In Thailand, 30 years ago, when I started my career as the first medical oncologist at the Faculty of Medicine, Chiang Mai University, cancer was considered to be an incurable disease and treatment with chemotherapy was generally considered ineffective. In the Department of Medicine, the only cancers that received chemotherapy were the haematological malignancies, and these were treated by haematologists. Solid tumours such as breast, lung and colorectal cancers were treated by surgeons and radiation therapists. During that period there was a limited number of chemotherapeutic agents available and no good supportive medicines such as the new antiemetics and growth factor support. In the West, medical oncology was established in USA and Europe around 1960 and this initiative led to many improvements in cancer care, especially in cancer research.
The creation of medical oncology in Thailand
In 1986, there were only two medical oncologists in Thailand. I myself worked at the Faculty of Medicine, Chiang Mai University; the other one worked at the National Cancer Institute (NCI) in Bangkok. Both of us had started working in oncology in Thailand at the same period.We took care of cancer patients with chemotherapy and hormonal therapy, giving several lectures and organising conferences together with the surgeons and radiation oncologists. Under the support of WHO and the Thai National Cancer Institute (NCI), the short course training in oncology and a local cancer conference were established. Since 1987, many medical oncologists have returned from abroad to work in Thailand and created a lot of interest for clinicians to work in this field. However, several criticism regarding the effectiveness of cancer treatment especially with chemotherapy has remained.
How to face these problem at work?
Both male and female oncologists face many problems during their work; the problems depend on the specific circumstances at the place of work.
In Thailand, besides the shortage of manpower, the main problems are those related to the cost of drugs and the death rate of patients, especially due to lung cancer. As medical oncologists, it is our responsibility to prove that the treatment provided to the patients was proper. Thus, a study on the quality of life in patients with non-small cell lung cancer (NSCLC) who received chemotherapy versus best supportive care was initiated in 1991 and the results were first reported at the American Society of Clinical Oncology (ASCO) meeting in 1995, followed by a full article published in Lung Cancer in 1999.1 2
In 2005 paclitaxel was registered in Thailand, and the drug was used in NSCLC, but again the issue of cost was raised. This time a study on cost-effectiveness was performed, comparing the outcomes of carboplatin plus paclitaxel versus cisplatin plus etoposide.3
These two scenarios were examples of problem solving via research and I hope that it will inspire oncologists, both men and women, to be more proactive and find ways to cope with problems. In my opinion the research offers us one of the best means of support for overcoming our problems. For women oncologists, sometimes the problem may be related to the imbalance of work and life; however, I think the best way to solve this problem is to find ways to talk to your colleagues and to your family openly and to ask for help: don’t let yourself fall into stress and depression.

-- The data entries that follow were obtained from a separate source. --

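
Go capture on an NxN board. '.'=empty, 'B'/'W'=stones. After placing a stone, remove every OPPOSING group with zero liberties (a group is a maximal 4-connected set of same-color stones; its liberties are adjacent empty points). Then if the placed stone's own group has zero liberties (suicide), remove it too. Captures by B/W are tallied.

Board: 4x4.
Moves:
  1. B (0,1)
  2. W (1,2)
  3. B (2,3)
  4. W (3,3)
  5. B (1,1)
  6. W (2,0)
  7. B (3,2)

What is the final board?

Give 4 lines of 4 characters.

Move 1: B@(0,1) -> caps B=0 W=0
Move 2: W@(1,2) -> caps B=0 W=0
Move 3: B@(2,3) -> caps B=0 W=0
Move 4: W@(3,3) -> caps B=0 W=0
Move 5: B@(1,1) -> caps B=0 W=0
Move 6: W@(2,0) -> caps B=0 W=0
Move 7: B@(3,2) -> caps B=1 W=0

Answer: .B..
.BW.
W..B
..B.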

Medical oncology training in Thailand
In 1990, a group of Thai medical oncologists came together and agreed to found the Thai Society of Clinical Oncology (TSCO); after that the formal training program for medical oncologist was established. Initially the training was set to be a 2-year fellowship which the trainee must complete 3 years of Internal medicine prior to entering the medical oncology training. However there were few internists interested in training in oncology. Moreover, the demand of the country for more medical oncologists to serve patients with cancer was very high , and thus a new training programme called ‘Fast Track’ was started in 2006. The programme accepts trainees who graduate from medical school and enter the 4-year program which consists of 2 years in internal Medicine and 2 years of oncology. After this programme was initiated, there was increasing interest in medical oncology and led to a real increase in the number of medical oncologists in Thailand. In 2016 there are 202 members of TSCO, and half of those are women. Thus, there is a growing number of medical oncologists in Thailand serving at academic centres, provincial hospitals and also in the private sector.
The beauty of working within the international professional societies is the fact that it does not matter whether you are a man or a woman but rather that you are able to demonstrate your capacities in several ways, such as serving in the committees. Via committee meetings such as the European Society Of Medical Oncology (ESMO), it is possible to share ideas, network with members from many countries and bring your own ideas to the society and thus to a wider audience. As a member of the ESMO Developing Country Task Force (DCTF), I have learnt many things and been able to set up several meetings through the support of ESMO DCTF. Also working with ESMO’s regional representatives in the far East has lead me to a greater understanding of the mission of ESMO and the importance and value of being the member of the Society.
The author thanks her father, mother, brothers and sisters for their support. The author also thanks the staff and colleagues at the Faculty of Medicine, Chiang Mai University, Thailand and ESMO for the opportunity to receive the 2016 Women for Oncology award (W4O) award.
Funding The Anandamahidol award from the Anandamahidol Foundation established by His Majesty King Bhumibol Adulyadej of Thailand provided a grant for the author's training in oncology in the USA.
Competing interests None declared.
Provenance and peer review Commissioned; internally peer reviewed.